Dalam konteks kondisi hutan alam Indonesia, Anggi mencatat masih terdapat sekitar 90 juta hektare hutan yang tersisa, terutama di Sumatera, Kalimantan, Jawa, Sulawesi, dan Papua. Namun, ia memperingatkan deforestasi yang terjadi di Sumatera, Jawa, dan Kalimantan merupakan hasil dari eksploitasi yang direncanakan. Data menunjukkan bahwa tren deforestasi tertinggi terjadi antara 2017 hingga 2021, meskipun ada penurunan yang terlihat pada tahun 2022-2023.
Anggi juga mengungkapkan fakta 35 persen kerusakan hutan alam Indonesia terjadi di kawasan yang seharusnya dilindungi, seperti kawasan konservasi dan hutan lindung. "Kawasan konservasi yang tidak dikelola dengan baik menjadi sasaran eksploitasi," tambahnya.
Ia menyoroti contoh kasus di Rawat Ripa dan Rawat Singkil yang menunjukkan kerusakan di kawasan konservasi. Lebih lanjut, Anggi menjelaskan proyek-proyek bioenergi dan food estate yang direncanakan akan memanfaatkan hutan produksi, yang menyisakan sekitar 40 juta hektare.

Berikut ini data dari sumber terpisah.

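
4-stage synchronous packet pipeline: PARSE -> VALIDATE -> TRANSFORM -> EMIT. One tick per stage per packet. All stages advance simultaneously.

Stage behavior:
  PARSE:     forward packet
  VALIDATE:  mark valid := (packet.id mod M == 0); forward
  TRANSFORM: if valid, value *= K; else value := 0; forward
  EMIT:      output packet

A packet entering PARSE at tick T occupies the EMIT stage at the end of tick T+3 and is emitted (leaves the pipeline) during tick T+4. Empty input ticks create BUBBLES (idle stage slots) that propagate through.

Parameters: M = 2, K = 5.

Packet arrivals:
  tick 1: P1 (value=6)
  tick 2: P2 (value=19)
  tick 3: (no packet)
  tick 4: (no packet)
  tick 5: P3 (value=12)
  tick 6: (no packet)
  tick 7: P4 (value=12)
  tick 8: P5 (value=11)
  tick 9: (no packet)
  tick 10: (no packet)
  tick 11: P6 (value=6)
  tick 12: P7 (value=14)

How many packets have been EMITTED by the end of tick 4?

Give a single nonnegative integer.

Tick 1: [PARSE:P1(v=6,ok=F), VALIDATE:-, TRANSFORM:-, EMIT:-] out:-; in:P1
Tick 2: [PARSE:P2(v=19,ok=F), VALIDATE:P1(v=6,ok=F), TRANSFORM:-, EMIT:-] out:-; in:P2
Tick 3: [PARSE:-, VALIDATE:P2(v=19,ok=T), TRANSFORM:P1(v=0,ok=F), EMIT:-] out:-; in:-
Tick 4: [PARSE:-, VALIDATE:-, TRANSFORM:P2(v=95,ok=T), EMIT:P1(v=0,ok=F)] out:-; in:-
Emitted by tick 4: []

Answer: 0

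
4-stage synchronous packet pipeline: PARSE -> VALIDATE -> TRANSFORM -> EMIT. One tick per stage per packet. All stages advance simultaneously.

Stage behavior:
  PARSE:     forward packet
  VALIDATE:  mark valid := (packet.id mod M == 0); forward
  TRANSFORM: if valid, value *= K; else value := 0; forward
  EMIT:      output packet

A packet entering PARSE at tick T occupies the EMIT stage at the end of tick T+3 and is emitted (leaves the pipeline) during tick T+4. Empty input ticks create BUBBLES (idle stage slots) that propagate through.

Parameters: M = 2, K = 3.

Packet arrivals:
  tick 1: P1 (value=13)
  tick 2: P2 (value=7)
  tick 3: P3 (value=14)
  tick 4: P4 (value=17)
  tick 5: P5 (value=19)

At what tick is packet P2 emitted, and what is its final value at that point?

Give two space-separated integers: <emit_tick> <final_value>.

Tick 1: [PARSE:P1(v=13,ok=F), VALIDATE:-, TRANSFORM:-, EMIT:-] out:-; in:P1
Tick 2: [PARSE:P2(v=7,ok=F), VALIDATE:P1(v=13,ok=F), TRANSFORM:-, EMIT:-] out:-; in:P2
Tick 3: [PARSE:P3(v=14,ok=F), VALIDATE:P2(v=7,ok=T), TRANSFORM:P1(v=0,ok=F), EMIT:-] out:-; in:P3
Tick 4: [PARSE:P4(v=17,ok=F), VALIDATE:P3(v=14,ok=F), TRANSFORM:P2(v=21,ok=T), EMIT:P1(v=0,ok=F)] out:-; in:P4
Tick 5: [PARSE:P5(v=19,ok=F), VALIDATE:P4(v=17,ok=T), TRANSFORM:P3(v=0,ok=F), EMIT:P2(v=21,ok=T)] out:P1(v=0); in:P5
Tick 6: [PARSE:-, VALIDATE:P5(v=19,ok=F), TRANSFORM:P4(v=51,ok=T), EMIT:P3(v=0,ok=F)] out:P2(v=21); in:-
Tick 7: [PARSE:-, VALIDATE:-, TRANSFORM:P5(v=0,ok=F), EMIT:P4(v=51,ok=T)] out:P3(v=0); in:-
Tick 8: [PARSE:-, VALIDATE:-, TRANSFORM:-, EMIT:P5(v=0,ok=F)] out:P4(v=51); in:-
Tick 9: [PARSE:-, VALIDATE:-, TRANSFORM:-, EMIT:-] out:P5(v=0); in:-
P2: arrives tick 2, valid=True (id=2, id%2=0), emit tick 6, final value 21

Answer: 6 21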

Ia menegaskan tidak ada ruang yang aman untuk melindungi hutan alam Indonesia jika kebijakan dan praktik saat ini terus berlanjut. Dalam konteks perkebunan kelapa sawit, Anggi menekankan bahwa meskipun ada klaim bahwa sawit adalah tanaman yang ramah lingkungan, penggantian hutan dengan sawit menghilangkan fungsi ekosistem yang tidak dapat tergantikan, seperti konservasi air dan tanah serta biodiversitas.

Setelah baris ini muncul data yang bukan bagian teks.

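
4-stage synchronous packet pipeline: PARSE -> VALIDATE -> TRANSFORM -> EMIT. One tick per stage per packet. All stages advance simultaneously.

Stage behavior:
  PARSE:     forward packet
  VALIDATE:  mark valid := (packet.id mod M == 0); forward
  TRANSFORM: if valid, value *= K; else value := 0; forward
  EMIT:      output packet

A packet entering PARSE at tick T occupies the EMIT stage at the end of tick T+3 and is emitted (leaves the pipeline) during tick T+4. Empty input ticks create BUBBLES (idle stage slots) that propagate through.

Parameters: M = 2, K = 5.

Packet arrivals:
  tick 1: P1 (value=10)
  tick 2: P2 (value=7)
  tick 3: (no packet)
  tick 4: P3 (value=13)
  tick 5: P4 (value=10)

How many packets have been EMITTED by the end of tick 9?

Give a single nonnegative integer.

Answer: 4

Derivation:
Tick 1: [PARSE:P1(v=10,ok=F), VALIDATE:-, TRANSFORM:-, EMIT:-] out:-; in:P1
Tick 2: [PARSE:P2(v=7,ok=F), VALIDATE:P1(v=10,ok=F), TRANSFORM:-, EMIT:-] out:-; in:P2
Tick 3: [PARSE:-, VALIDATE:P2(v=7,ok=T), TRANSFORM:P1(v=0,ok=F), EMIT:-] out:-; in:-
Tick 4: [PARSE:P3(v=13,ok=F), VALIDATE:-, TRANSFORM:P2(v=35,ok=T), EMIT:P1(v=0,ok=F)] out:-; in:P3
Tick 5: [PARSE:P4(v=10,ok=F), VALIDATE:P3(v=13,ok=F), TRANSFORM:-, EMIT:P2(v=35,ok=T)] out:P1(v=0); in:P4
Tick 6: [PARSE:-, VALIDATE:P4(v=10,ok=T), TRANSFORM:P3(v=0,ok=F), EMIT:-] out:P2(v=35); in:-
Tick 7: [PARSE:-, VALIDATE:-, TRANSFORM:P4(v=50,ok=T), EMIT:P3(v=0,ok=F)] out:-; in:-
Tick 8: [PARSE:-, VALIDATE:-, TRANSFORM:-, EMIT:P4(v=50,ok=T)] out:P3(v=0); in:-
Tick 9: [PARSE:-, VALIDATE:-, TRANSFORM:-, EMIT:-] out:P4(v=50); in:-
Emitted by tick 9: ['P1', 'P2', 'P3', 'P4']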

Ia mencatat rata-rata deforestasi akibat ekspansi sawit mencapai 55.000 hektare per tahun antara 2017 hingga 2023. Anggi juga mengkritik definisi hutan yang sering kali tidak memasukkan unsur sosial, yang mengakibatkan konflik dengan masyarakat yang bergantung pada hutan.
Ia menyerukan perlunya revisi undang-undang kehutanan untuk mencegah eksploitasi lebih lanjut terhadap ekosistem hutan. Dalam penutup, Anggi mengungkapkan kekhawatiran tentang potensi korupsi dalam proses perizinan pelepasan kawasan hutan untuk perkebunan kelapa sawit.

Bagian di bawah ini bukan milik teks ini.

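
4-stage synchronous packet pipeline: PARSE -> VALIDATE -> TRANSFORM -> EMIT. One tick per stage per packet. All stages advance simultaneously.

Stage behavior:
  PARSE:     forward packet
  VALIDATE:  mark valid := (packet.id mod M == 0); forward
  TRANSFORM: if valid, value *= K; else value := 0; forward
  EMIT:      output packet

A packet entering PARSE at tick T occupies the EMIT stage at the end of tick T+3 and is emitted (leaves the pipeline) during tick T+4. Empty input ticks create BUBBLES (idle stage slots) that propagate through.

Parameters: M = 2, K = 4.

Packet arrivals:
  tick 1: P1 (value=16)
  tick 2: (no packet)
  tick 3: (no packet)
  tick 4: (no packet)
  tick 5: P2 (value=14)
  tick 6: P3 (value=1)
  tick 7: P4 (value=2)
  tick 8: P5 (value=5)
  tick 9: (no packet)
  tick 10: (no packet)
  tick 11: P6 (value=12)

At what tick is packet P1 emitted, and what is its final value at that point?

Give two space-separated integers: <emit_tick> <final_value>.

Answer: 5 0

Derivation:
Tick 1: [PARSE:P1(v=16,ok=F), VALIDATE:-, TRANSFORM:-, EMIT:-] out:-; in:P1
Tick 2: [PARSE:-, VALIDATE:P1(v=16,ok=F), TRANSFORM:-, EMIT:-] out:-; in:-
Tick 3: [PARSE:-, VALIDATE:-, TRANSFORM:P1(v=0,ok=F), EMIT:-] out:-; in:-
Tick 4: [PARSE:-, VALIDATE:-, TRANSFORM:-, EMIT:P1(v=0,ok=F)] out:-; in:-
Tick 5: [PARSE:P2(v=14,ok=F), VALIDATE:-, TRANSFORM:-, EMIT:-] out:P1(v=0); in:P2
Tick 6: [PARSE:P3(v=1,ok=F), VALIDATE:P2(v=14,ok=T), TRANSFORM:-, EMIT:-] out:-; in:P3
Tick 7: [PARSE:P4(v=2,ok=F), VALIDATE:P3(v=1,ok=F), TRANSFORM:P2(v=56,ok=T), EMIT:-] out:-; in:P4
Tick 8: [PARSE:P5(v=5,ok=F), VALIDATE:P4(v=2,ok=T), TRANSFORM:P3(v=0,ok=F), EMIT:P2(v=56,ok=T)] out:-; in:P5
Tick 9: [PARSE:-, VALIDATE:P5(v=5,ok=F), TRANSFORM:P4(v=8,ok=T), EMIT:P3(v=0,ok=F)] out:P2(v=56); in:-
Tick 10: [PARSE:-, VALIDATE:-, TRANSFORM:P5(v=0,ok=F), EMIT:P4(v=8,ok=T)] out:P3(v=0); in:-
Tick 11: [PARSE:P6(v=12,ok=F), VALIDATE:-, TRANSFORM:-, EMIT:P5(v=0,ok=F)] out:P4(v=8); in:P6
Tick 12: [PARSE:-, VALIDATE:P6(v=12,ok=T), TRANSFORM:-, EMIT:-] out:P5(v=0); in:-
Tick 13: [PARSE:-, VALIDATE:-, TRANSFORM:P6(v=48,ok=T), EMIT:-] out:-; in:-
Tick 14: [PARSE:-, VALIDATE:-, TRANSFORM:-, EMIT:P6(v=48,ok=T)] out:-; in:-
Tick 15: [PARSE:-, VALIDATE:-, TRANSFORM:-, EMIT:-] out:P6(v=48); in:-
P1: arrives tick 1, valid=False (id=1, id%2=1), emit tick 5, final value 0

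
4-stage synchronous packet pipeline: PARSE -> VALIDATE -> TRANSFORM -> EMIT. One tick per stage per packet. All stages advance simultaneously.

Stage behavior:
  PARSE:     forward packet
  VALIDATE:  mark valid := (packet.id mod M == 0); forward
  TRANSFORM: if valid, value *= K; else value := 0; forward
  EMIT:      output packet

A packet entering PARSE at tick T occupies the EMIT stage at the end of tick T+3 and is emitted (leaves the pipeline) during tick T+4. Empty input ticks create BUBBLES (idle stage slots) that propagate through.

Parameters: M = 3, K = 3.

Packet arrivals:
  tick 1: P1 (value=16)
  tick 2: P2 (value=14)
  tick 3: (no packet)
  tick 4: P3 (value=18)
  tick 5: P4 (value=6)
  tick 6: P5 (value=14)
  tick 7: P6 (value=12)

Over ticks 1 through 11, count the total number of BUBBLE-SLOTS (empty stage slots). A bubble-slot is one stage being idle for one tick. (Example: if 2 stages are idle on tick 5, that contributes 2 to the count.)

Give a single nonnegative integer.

Answer: 20

Derivation:
Tick 1: [PARSE:P1(v=16,ok=F), VALIDATE:-, TRANSFORM:-, EMIT:-] out:-; bubbles=3
Tick 2: [PARSE:P2(v=14,ok=F), VALIDATE:P1(v=16,ok=F), TRANSFORM:-, EMIT:-] out:-; bubbles=2
Tick 3: [PARSE:-, VALIDATE:P2(v=14,ok=F), TRANSFORM:P1(v=0,ok=F), EMIT:-] out:-; bubbles=2
Tick 4: [PARSE:P3(v=18,ok=F), VALIDATE:-, TRANSFORM:P2(v=0,ok=F), EMIT:P1(v=0,ok=F)] out:-; bubbles=1
Tick 5: [PARSE:P4(v=6,ok=F), VALIDATE:P3(v=18,ok=T), TRANSFORM:-, EMIT:P2(v=0,ok=F)] out:P1(v=0); bubbles=1
Tick 6: [PARSE:P5(v=14,ok=F), VALIDATE:P4(v=6,ok=F), TRANSFORM:P3(v=54,ok=T), EMIT:-] out:P2(v=0); bubbles=1
Tick 7: [PARSE:P6(v=12,ok=F), VALIDATE:P5(v=14,ok=F), TRANSFORM:P4(v=0,ok=F), EMIT:P3(v=54,ok=T)] out:-; bubbles=0
Tick 8: [PARSE:-, VALIDATE:P6(v=12,ok=T), TRANSFORM:P5(v=0,ok=F), EMIT:P4(v=0,ok=F)] out:P3(v=54); bubbles=1
Tick 9: [PARSE:-, VALIDATE:-, TRANSFORM:P6(v=36,ok=T), EMIT:P5(v=0,ok=F)] out:P4(v=0); bubbles=2
Tick 10: [PARSE:-, VALIDATE:-, TRANSFORM:-, EMIT:P6(v=36,ok=T)] out:P5(v=0); bubbles=3
Tick 11: [PARSE:-, VALIDATE:-, TRANSFORM:-, EMIT:-] out:P6(v=36); bubbles=4
Total bubble-slots: 20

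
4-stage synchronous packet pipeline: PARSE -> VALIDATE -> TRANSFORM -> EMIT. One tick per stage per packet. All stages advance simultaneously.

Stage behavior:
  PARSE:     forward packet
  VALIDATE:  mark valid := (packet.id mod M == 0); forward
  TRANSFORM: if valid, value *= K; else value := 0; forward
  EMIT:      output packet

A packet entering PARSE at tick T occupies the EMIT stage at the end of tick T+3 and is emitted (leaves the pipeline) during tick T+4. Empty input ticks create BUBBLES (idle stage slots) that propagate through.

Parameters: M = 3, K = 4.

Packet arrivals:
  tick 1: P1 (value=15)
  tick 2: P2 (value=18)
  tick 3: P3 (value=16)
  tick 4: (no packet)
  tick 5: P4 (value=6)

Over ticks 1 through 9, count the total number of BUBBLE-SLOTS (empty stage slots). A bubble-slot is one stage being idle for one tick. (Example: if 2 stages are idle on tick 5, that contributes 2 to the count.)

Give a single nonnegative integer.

Answer: 20

Derivation:
Tick 1: [PARSE:P1(v=15,ok=F), VALIDATE:-, TRANSFORM:-, EMIT:-] out:-; bubbles=3
Tick 2: [PARSE:P2(v=18,ok=F), VALIDATE:P1(v=15,ok=F), TRANSFORM:-, EMIT:-] out:-; bubbles=2
Tick 3: [PARSE:P3(v=16,ok=F), VALIDATE:P2(v=18,ok=F), TRANSFORM:P1(v=0,ok=F), EMIT:-] out:-; bubbles=1
Tick 4: [PARSE:-, VALIDATE:P3(v=16,ok=T), TRANSFORM:P2(v=0,ok=F), EMIT:P1(v=0,ok=F)] out:-; bubbles=1
Tick 5: [PARSE:P4(v=6,ok=F), VALIDATE:-, TRANSFORM:P3(v=64,ok=T), EMIT:P2(v=0,ok=F)] out:P1(v=0); bubbles=1
Tick 6: [PARSE:-, VALIDATE:P4(v=6,ok=F), TRANSFORM:-, EMIT:P3(v=64,ok=T)] out:P2(v=0); bubbles=2
Tick 7: [PARSE:-, VALIDATE:-, TRANSFORM:P4(v=0,ok=F), EMIT:-] out:P3(v=64); bubbles=3
Tick 8: [PARSE:-, VALIDATE:-, TRANSFORM:-, EMIT:P4(v=0,ok=F)] out:-; bubbles=3
Tick 9: [PARSE:-, VALIDATE:-, TRANSFORM:-, EMIT:-] out:P4(v=0); bubbles=4
Total bubble-slots: 20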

Ia menyebutkan terdapat 795.000 hak guna usaha (HGU) yang berada di dalam kawasan hutan, dan kurangnya transparansi dalam pengelolaan HGU menjadi masalah serius. Kasus di Gorontalo, di mana kawasan hutan dilepaskan untuk perkebunan kelapa sawit namun kemudian dialihkan untuk produksi biomasa, menjadi contoh nyata dari praktik buruk dalam tata kelola hutan.
"Indonesia dihadapkan pada tiga krisis global: pangan, energi, dan air. Pendekatan yang salah justru akan membawa kita ke dalam krisis itu sendiri," tegas Anggi.
Ia menekankan transparansi adalah kunci untuk perbaikan tata kelola kelapa sawit di masa depan, dan menyerukan agar data terkait HGU dibuka untuk publik demi mencegah praktik korupsi yang lebih lanjut.